Saturday, November 7, 2009

This is why I now dress my child dorky.

Pregnancy makes me nuts and all I want is a margarita WITH SALT as large as your head. And, if your head isn't a big one, I'll pass it up and have one as large as your friend's head.

Moving on.

I bought Sawyer a pair of super cool Puma's from Nordstrom ON SALE (Cause I'm cheap.) and couldn't wait for Sawyer to grow into them.

He grew into them.

Figured out how to use his diaper pail.

The shoes go missing.

After a week of searching and a day of deep cleaning, I'm sure those shoes (along with almost ALL of his socks and several toys) were thrown out with the diapers.

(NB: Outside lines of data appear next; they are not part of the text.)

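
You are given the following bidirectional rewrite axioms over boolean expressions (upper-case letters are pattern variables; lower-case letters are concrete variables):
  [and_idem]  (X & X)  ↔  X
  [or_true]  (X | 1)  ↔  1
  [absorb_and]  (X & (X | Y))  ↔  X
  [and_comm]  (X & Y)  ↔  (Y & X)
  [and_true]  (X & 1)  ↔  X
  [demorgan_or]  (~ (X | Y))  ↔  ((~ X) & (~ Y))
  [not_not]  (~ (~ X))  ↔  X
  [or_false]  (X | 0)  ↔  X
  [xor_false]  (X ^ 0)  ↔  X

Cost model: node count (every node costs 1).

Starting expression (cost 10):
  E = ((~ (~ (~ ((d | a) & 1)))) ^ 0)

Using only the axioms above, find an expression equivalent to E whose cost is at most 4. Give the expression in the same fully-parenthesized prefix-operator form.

(~ (d | a))   [cost 4]

(1) (~ (~ (~ ((d | a) & 1))))  =[not_not →]=  (~ ((d | a) & 1))    ⊢ ((~ ((d | a) & 1)) ^ 0)
(2) ((d | a) & 1)  =[and_true →]=  (d | a)    ⊢ ((~ (d | a)) ^ 0)
(3) ((~ (d | a)) ^ 0)  =[xor_false →]=  (~ (d | a))    ⊢ cost 4, within 4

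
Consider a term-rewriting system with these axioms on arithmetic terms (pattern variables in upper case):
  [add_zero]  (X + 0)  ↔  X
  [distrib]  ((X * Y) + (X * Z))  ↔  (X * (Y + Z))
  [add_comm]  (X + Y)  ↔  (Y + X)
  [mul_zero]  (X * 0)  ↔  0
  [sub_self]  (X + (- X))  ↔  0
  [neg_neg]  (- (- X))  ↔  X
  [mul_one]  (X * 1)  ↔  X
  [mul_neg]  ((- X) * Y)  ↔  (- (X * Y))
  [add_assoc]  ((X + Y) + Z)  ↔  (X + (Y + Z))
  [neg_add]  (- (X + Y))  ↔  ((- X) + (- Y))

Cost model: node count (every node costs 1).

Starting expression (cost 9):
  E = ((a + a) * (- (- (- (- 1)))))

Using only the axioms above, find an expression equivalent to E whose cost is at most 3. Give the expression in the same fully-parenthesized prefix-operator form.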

He wore them, I think, TWICE.

I told him I'm never buying him another pair of shoes again, like he understood or cared.

Last seen with those shoes:



RIP

4 comments:

Becky HIll said...

oh no!

The Skinny Mom said...

So now you are going to have to baby proof your diaper pale?... I don't know if that is possible...
Or you will just have to inspect every bag full of dirty diapers before you throw them out to make sure there is nothing of value mixed in with them!
That is such a bummer!!

Tracie said...

Uh-oh! Don't be too hard on the little guy. I threw away the remote control one time. And Hubs threw out a check with the recycling.

Aurora Sisneros said...

Love these stories!

One time my niece pooped in her underwear and instead of calling mommy, she took them off and hid them in the closet. Poop and all. Needless to say, mommy found them a few days later after the rotting stench started wafting around.